Já Paula Vilasboas, de 46 anos, enfrenta uma praga de percevejos em casa devido à humidade, o que a obriga a pernoitar fora do seu lar. “De momento estou a dormir na minha carrinha porque os meus filhos estão no quarto deles, e não vou estar a pedir aos meus filhos para dormir lá. Então vim para a minha carrinha, à porta de casa”, diz, ladeada pelo marido.
Rosa Gomes, da Associação Amigos da Quinta do Ferro, que junta proprietários e moradores, sublinha que as “principais dificuldades” sentidas no bairro se prendem com a falta de emprego e de uma “habitação condigna”. “Não gosto de ver as pessoas a viver aqui sem casas de banho, sem água, sem nenhuma higiene. Isso para mim é assustador no século XXI”, afirma.
Tiago Mota Saraiva, da cooperativa “Trabalhar com os 99%”, explica à Lusa que há cerca de cinco anos – em conjunto com os moradores e proprietários – foi iniciado o processo de construção de um projeto de reabilitação da Quinta do Ferro.
O projeto foi entregue em 2017 à câmara, para depois “empancar quando começa a chegar ao (serviço de) Urbanismo” do município. Passados três anos, “sabe-se muito pouco sobre aquilo que poderá ser o futuro”, explica Tiago Mota Saraiva.
“Nestes processos tem de se responder rapidamente. As instituições públicas têm de perceber que há aqui uma sinergia, que há aqui uma vontade interessante de um processo comum e que há uma nova forma de produção de cidade”, defende.

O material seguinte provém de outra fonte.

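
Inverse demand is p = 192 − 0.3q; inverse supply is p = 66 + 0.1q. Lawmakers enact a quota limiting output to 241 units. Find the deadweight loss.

1095.20

Competitive equilibrium: 192 − 0.3q = 66 + 0.1q → q* = 315, p* = 97.5.
At q = 241: demand price = 192 − 0.3·241 = 119.7; supply price = 66 + 0.1·241 = 90.1.
Δq = 315 − 241 = 74; wedge = 119.7 − 90.1 = 29.6.
The triangle = ½ × 74 × 29.6 = 1095.20.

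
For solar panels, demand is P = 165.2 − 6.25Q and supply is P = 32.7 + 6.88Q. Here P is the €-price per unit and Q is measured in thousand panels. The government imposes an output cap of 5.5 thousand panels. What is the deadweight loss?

Competitive equilibrium: 165.2 − 6.25Q = 32.7 + 6.88Q → Q* = 10.0914, P* = 102.1288.
At Q = 5.5: demand price = 165.2 − 6.25·5.5 = 130.825; supply price = 32.7 + 6.88·5.5 = 70.54.
ΔQ = 10.0914 − 5.5 = 4.5914; wedge = 130.825 − 70.54 = 60.285.
The triangle = ½ × 4.5914 × 60.285 = €138.40 thousand.

€138.40 thousand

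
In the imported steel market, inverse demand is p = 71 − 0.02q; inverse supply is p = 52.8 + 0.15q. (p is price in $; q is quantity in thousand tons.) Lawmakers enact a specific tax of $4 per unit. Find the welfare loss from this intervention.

$47.06 thousand

Competitive equilibrium: 71 − 0.02q = 52.8 + 0.15q → q* = 107.0588, p* = 68.8588.
With the tax, the buyer price exceeds the seller price by 4: (71 − 0.02q) − (52.8 + 0.15q) = 4 → q' = 83.5294.
Δq = 107.0588 − 83.5294 = 23.5294; the wedge equals the tax, 4.
DWL = ½ × 23.5294 × 4 = $47.06 thousand.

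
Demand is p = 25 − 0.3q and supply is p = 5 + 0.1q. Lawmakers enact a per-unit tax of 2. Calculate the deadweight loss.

5

Competitive equilibrium: 25 − 0.3q = 5 + 0.1q → q* = 50, p* = 10.
With the tax, the buyer price exceeds the seller price by 2: (25 − 0.3q) − (5 + 0.1q) = 2 → q' = 45.
Δq = 50 − 45 = 5; the wedge equals the tax, 2.
The triangle = ½ × 5 × 2 = 5.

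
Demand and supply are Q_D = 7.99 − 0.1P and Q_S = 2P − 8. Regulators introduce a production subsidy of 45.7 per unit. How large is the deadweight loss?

In inverse form: demand P = 79.9 − 10Q, supply P = 4 + 0.5Q.
Competitive equilibrium: 79.9 − 10Q = 4 + 0.5Q → Q* = 7.2286, P* = 7.6143.
The subsidy lowers effective supply by 45.7: P = 0.5Q − 41.7.
New quantity: 79.9 − 10Q = 0.5Q − 41.7 → Q' = 11.581.
Overproduction ΔQ = 11.581 − 7.2286 = 4.3524; wedge = subsidy = 45.7.
DWL = ½ × 4.3524 × 45.7 = 99.45.

99.45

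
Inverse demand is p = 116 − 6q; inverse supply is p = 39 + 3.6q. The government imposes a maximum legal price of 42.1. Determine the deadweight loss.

246.06

Competitive equilibrium: 116 − 6q = 39 + 3.6q → q* = 8.0208, p* = 67.875.
At the ceiling p = 42.1, quantity supplied = (42.1 − 39)/3.6 = 0.8611.
Willingness to pay at q' = 0.8611: 116 − 6·0.8611 = 110.8334.
Δq = 8.0208 − 0.8611 = 7.1597; wedge = 110.8334 − 42.1 = 68.7334.
DWL = ½ × 7.1597 × 68.7334 = 246.06.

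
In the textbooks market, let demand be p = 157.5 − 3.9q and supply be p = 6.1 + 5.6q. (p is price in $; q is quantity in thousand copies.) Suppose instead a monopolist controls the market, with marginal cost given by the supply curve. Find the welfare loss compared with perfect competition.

Competitive equilibrium: 157.5 − 3.9q = 6.1 + 5.6q → q* = 15.9368, p* = 95.3463.
Marginal revenue: MR = 157.5 − 7.8q. Set MR = MC: 157.5 − 7.8q = 6.1 + 5.6q → q_m = 11.2985.
Price p_m = 157.5 − 3.9·11.2985 = 113.4359; MC(q_m) = 6.1 + 5.6·11.2985 = 69.3716.
Competitive q* = 15.9368, so Δq = 4.6383; wedge = 113.4359 − 69.3716 = 44.0643.
DWL = ½ × 4.6383 × 44.0643 = $102.19 thousand.

$102.19 thousand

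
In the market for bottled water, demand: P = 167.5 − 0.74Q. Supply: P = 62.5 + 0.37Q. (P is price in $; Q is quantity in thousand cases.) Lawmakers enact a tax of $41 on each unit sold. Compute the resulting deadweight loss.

$757.21 thousand

Competitive equilibrium: 167.5 − 0.74Q = 62.5 + 0.37Q → Q* = 94.5946, P* = 97.5.
With the tax, the buyer price exceeds the seller price by 41: (167.5 − 0.74Q) − (62.5 + 0.37Q) = 41 → Q' = 57.6577.
ΔQ = 94.5946 − 57.6577 = 36.9369; the wedge equals the tax, 41.
DWL = ½ × 36.9369 × 41 = $757.21 thousand.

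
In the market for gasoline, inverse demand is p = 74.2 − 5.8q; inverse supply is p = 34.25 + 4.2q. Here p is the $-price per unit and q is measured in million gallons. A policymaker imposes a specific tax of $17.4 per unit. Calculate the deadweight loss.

Competitive equilibrium: 74.2 − 5.8q = 34.25 + 4.2q → q* = 3.995, p* = 51.029.
With the tax, the buyer price exceeds the seller price by 17.4: (74.2 − 5.8q) − (34.25 + 4.2q) = 17.4 → q' = 2.255.
Δq = 3.995 − 2.255 = 1.74; the wedge equals the tax, 17.4.
DWL = ½ × 1.74 × 17.4 = $15.138 million.

$15.138 million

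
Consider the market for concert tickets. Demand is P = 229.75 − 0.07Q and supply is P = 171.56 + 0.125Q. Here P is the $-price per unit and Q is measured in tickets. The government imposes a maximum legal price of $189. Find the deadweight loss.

$2461.50

Competitive equilibrium: 229.75 − 0.07Q = 171.56 + 0.125Q → Q* = 298.4103, P* = 208.8613.
At the ceiling P = 189, quantity supplied = (189 − 171.56)/0.125 = 139.52.
Willingness to pay at Q' = 139.52: 229.75 − 0.07·139.52 = 219.9836.
ΔQ = 298.4103 − 139.52 = 158.8903; wedge = 219.9836 − 189 = 30.9836.
Welfare loss = ½ × 158.8903 × 30.9836 = $2461.50.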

Questionado pela agência Lusa, o vereador do Urbanismo, Ricardo Veludo, afirma que em 2019 o município transmitiu aos promotores do projeto a sua discordância com alguns pontos, solicitando a melhoria desses aspetos, algo que acabou por não acontecer.
Por isso, os serviços de Urbanismo desenvolveram um projeto de intervenção global, para todo o bairro, que está numa “fase final” e que o vereador espera poder apresentar aos moradores e proprietários ainda este ano, “para tentar resolver de forma adequada os problemas que ali existem”.
Ricardo Veludo refere que “não posso concordar que o projeto não inclua todo o território. Tem de abranger todo o território da Quinta do Ferro e tem de o qualificar”, considera, depois de dizer que o projeto da cooperativa mantinha “a zona mais pobre” da Quinta do Ferro, transformando “só uma parte do bairro”.
“Todos os proprietários têm de ter um tratamento igual em termos de direitos de construção, mas também de participação nos custos”, acrescenta. O vereador do Urbanismo refere também que os promotores propunham a construção de habitação num “terreno muito inclinado e sem condições adequadas”.
“Eu penso que é importante trabalharmos para termos uma solução que permita não só qualificar urbanisticamente todo o bairro, mas que também encontre um solução justa para todos os que lá vivem. E isso tem de ser feito com o envolvimento e a participação dos proprietários. Porque eles é que são os senhorios, não é a câmara”, conclui Ricardo Veludo.
A solução tarda em chegar para os moradores que ambicionam viver em casas com condições dignas, numa zona de Lisboa que consideram ser “um sítio bonito para se viver”.